Velasquez and her family went to attend a funeral viewing. While they were there, she began receiving messages from neighbors asking whether she was OK. One neighbor said there had been a car bomb near her house.
The streets were blocked off when Velasquez returned home, and she and her father, Hilario, waited outside a laundromat. They said they had heard that at least four neighbors from the same household had been injured in the blast — two suffering cuts from broken glass.
The gate to their house appeared to have been blown off. The windows of Hilario’s truck were shattered.
Velasquez said she was mostly worried about her dog, Camela, who was still at home.
“I never liked fireworks,” she said. “If something has happened to my dog, more so now.”
Paul Sanchez, a KTLA-TV Channel 5 photojournalist, said he was filming the containment unit from about 50 feet away when it exploded.
“It didn’t knock me to the ground, but it was almost like someone had thrown a football-style block,” he told The Times.
Sanchez’s ears immediately started ringing, but his adrenaline kicked in and he kept working — shooting the aftermath of the explosion.
About 30 minutes later, though, his hearing “wasn’t coming back, which sent me into a panic.”
“My reporter was talking to me and it just sounded like he was one of the parents from the ‘Peanuts’ cartoons, combined with a ringing in my ears,” he said.
Sanchez went to the hospital, where he was placed in a quiet room, he said.
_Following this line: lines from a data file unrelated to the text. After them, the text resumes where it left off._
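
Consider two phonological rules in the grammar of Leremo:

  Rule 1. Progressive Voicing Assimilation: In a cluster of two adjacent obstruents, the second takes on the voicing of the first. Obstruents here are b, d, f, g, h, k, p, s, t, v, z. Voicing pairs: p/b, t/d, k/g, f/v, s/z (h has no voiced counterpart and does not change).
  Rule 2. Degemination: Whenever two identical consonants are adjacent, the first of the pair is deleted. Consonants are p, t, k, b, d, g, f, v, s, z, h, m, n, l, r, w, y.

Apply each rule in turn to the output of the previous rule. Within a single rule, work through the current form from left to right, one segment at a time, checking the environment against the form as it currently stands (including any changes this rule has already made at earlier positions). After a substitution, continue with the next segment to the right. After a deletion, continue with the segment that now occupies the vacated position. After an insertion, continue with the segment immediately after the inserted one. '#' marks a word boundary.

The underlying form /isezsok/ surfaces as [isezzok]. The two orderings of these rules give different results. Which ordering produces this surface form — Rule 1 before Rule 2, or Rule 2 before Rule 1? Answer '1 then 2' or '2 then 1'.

Order 1 then 2:
  1 Progressive Voicing Assimilation: [isezsok] → [isezzok]
  2 Degemination: [isezzok] → [isezok]
  result: [isezok]
Order 2 then 1:
  2 Degemination: no change — [isezsok]
  1 Progressive Voicing Assimilation: [isezsok] → [isezzok]
  result: [isezzok]

2 then 1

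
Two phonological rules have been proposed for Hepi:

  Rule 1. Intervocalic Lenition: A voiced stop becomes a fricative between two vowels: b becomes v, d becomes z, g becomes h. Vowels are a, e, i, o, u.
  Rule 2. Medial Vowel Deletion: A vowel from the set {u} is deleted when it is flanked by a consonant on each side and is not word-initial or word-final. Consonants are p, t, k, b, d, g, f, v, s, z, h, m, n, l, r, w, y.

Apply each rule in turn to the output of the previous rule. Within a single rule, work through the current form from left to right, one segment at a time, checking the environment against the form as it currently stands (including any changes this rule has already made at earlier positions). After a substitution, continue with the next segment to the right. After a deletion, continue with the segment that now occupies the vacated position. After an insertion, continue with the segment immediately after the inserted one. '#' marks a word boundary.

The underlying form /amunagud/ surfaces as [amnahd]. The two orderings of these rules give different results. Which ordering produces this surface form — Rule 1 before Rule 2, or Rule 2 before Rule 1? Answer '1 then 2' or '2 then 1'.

1 then 2

Order 1 then 2:
  1 Intervocalic Lenition: [amunagud] → [amunahud]
  2 Medial Vowel Deletion: [amunahud] → [amnahd]
  result: [amnahd]
Order 2 then 1:
  2 Medial Vowel Deletion: [amunagud] → [amnagd]
  1 Intervocalic Lenition: no change — [amnagd]
  result: [amnagd]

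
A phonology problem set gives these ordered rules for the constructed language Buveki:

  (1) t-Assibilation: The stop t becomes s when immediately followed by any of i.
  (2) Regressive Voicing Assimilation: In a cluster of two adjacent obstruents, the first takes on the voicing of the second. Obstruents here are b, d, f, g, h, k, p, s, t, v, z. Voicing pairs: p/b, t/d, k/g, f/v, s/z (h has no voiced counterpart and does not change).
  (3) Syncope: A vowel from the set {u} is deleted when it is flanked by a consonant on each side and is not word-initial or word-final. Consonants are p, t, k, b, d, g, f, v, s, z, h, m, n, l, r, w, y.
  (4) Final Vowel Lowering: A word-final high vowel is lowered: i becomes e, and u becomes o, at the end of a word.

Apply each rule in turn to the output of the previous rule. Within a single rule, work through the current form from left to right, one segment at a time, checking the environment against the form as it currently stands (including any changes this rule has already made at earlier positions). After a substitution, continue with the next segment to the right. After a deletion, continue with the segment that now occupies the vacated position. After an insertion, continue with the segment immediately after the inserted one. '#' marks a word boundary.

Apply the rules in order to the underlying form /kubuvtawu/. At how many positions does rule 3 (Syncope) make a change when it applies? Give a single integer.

(1) t-Assibilation: no change — [kubuvtawu]
(2) Regressive Voicing Assimilation: [kubuvtawu] → [kubuftawu]
(3) Syncope: [kubuftawu] → [kbftawu]
(4) Final Vowel Lowering: [kbftawu] → [kbftawo]
Rule 3 changed 2 position(s).

2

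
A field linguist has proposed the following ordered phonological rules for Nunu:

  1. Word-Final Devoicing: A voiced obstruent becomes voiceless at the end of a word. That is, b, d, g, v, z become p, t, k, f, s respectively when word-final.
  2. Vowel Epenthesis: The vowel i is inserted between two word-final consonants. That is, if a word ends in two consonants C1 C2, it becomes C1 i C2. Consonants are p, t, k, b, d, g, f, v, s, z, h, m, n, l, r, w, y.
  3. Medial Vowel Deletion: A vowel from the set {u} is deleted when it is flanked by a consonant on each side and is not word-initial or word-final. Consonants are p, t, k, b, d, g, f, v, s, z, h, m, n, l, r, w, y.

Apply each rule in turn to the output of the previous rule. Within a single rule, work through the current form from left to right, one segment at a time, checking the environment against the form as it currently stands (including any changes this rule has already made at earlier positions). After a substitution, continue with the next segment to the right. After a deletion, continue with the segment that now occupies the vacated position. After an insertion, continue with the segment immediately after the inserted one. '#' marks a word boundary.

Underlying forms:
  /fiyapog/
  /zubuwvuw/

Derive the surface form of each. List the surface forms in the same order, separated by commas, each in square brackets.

[fiyapok], [zbwvw]

/fiyapog/:
  1 Word-Final Devoicing: [fiyapog] → [fiyapok]
  2 Vowel Epenthesis: no change — [fiyapok]
  3 Medial Vowel Deletion: no change — [fiyapok]
/zubuwvuw/:
  1 Word-Final Devoicing: no change — [zubuwvuw]
  2 Vowel Epenthesis: no change — [zubuwvuw]
  3 Medial Vowel Deletion: [zubuwvuw] → [zbwvw]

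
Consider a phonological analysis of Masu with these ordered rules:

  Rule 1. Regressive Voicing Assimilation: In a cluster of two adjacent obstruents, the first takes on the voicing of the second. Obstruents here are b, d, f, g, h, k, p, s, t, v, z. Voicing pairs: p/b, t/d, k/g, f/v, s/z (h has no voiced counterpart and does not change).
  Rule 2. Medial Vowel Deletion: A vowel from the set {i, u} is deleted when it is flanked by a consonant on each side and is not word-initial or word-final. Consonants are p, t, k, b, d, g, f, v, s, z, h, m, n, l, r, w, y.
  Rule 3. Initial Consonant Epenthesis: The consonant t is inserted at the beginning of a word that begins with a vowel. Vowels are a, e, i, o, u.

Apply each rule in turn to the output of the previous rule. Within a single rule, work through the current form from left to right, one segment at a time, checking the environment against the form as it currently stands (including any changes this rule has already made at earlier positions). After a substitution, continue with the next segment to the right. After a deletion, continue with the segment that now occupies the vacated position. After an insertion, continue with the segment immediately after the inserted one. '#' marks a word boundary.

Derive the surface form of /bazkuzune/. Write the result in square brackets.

[baskzne]

Rule 1 Regressive Voicing Assimilation: [bazkuzune] → [baskuzune]
Rule 2 Medial Vowel Deletion: [baskuzune] → [baskzne]
Rule 3 Initial Consonant Epenthesis: no change — [baskzne]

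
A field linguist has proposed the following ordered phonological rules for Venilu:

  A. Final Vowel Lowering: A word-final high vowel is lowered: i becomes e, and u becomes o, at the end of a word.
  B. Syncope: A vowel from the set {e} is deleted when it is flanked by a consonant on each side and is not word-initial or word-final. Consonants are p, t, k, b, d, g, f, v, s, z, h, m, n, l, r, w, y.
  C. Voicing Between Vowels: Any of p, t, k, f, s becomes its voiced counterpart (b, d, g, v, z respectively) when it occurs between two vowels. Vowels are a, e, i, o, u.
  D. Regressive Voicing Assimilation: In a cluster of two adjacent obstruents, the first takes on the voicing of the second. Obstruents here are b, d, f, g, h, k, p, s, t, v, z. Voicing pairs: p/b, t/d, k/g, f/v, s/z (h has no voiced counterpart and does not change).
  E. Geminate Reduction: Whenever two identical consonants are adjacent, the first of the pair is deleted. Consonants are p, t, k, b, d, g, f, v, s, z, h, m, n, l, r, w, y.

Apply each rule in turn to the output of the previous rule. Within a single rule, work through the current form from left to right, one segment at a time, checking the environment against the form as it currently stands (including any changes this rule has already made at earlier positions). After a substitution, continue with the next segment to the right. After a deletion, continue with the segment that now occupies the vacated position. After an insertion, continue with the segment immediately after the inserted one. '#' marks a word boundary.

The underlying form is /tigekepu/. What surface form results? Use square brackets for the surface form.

A Final Vowel Lowering: [tigekepu] → [tigekepo]
B Syncope: [tigekepo] → [tigkpo]
C Voicing Between Vowels: no change — [tigkpo]
D Regressive Voicing Assimilation: [tigkpo] → [tikkpo]
E Geminate Reduction: [tikkpo] → [tikpo]

[tikpo]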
After about an hour, his hearing began to return and a headache he’d developed went away.
Mike Feuer said he was focusing on shutting off the supply chain.
“I was asleep when I felt like the whole bed was shaking. It felt like a really hard earthquake,” 14-year-old Maricela Cortes told KABC-TV Channel 7. “Everybody started running, and I couldn’t find my mom. ... Everybody was screaming, going crazy.”
It was not immediately clear what caused the explosion.
“Clearly protocols were followed and pursued, but something happened in that containment vehicle that should have not happened and we don’t know why,” Chief Moore said. “We intend to find out why.”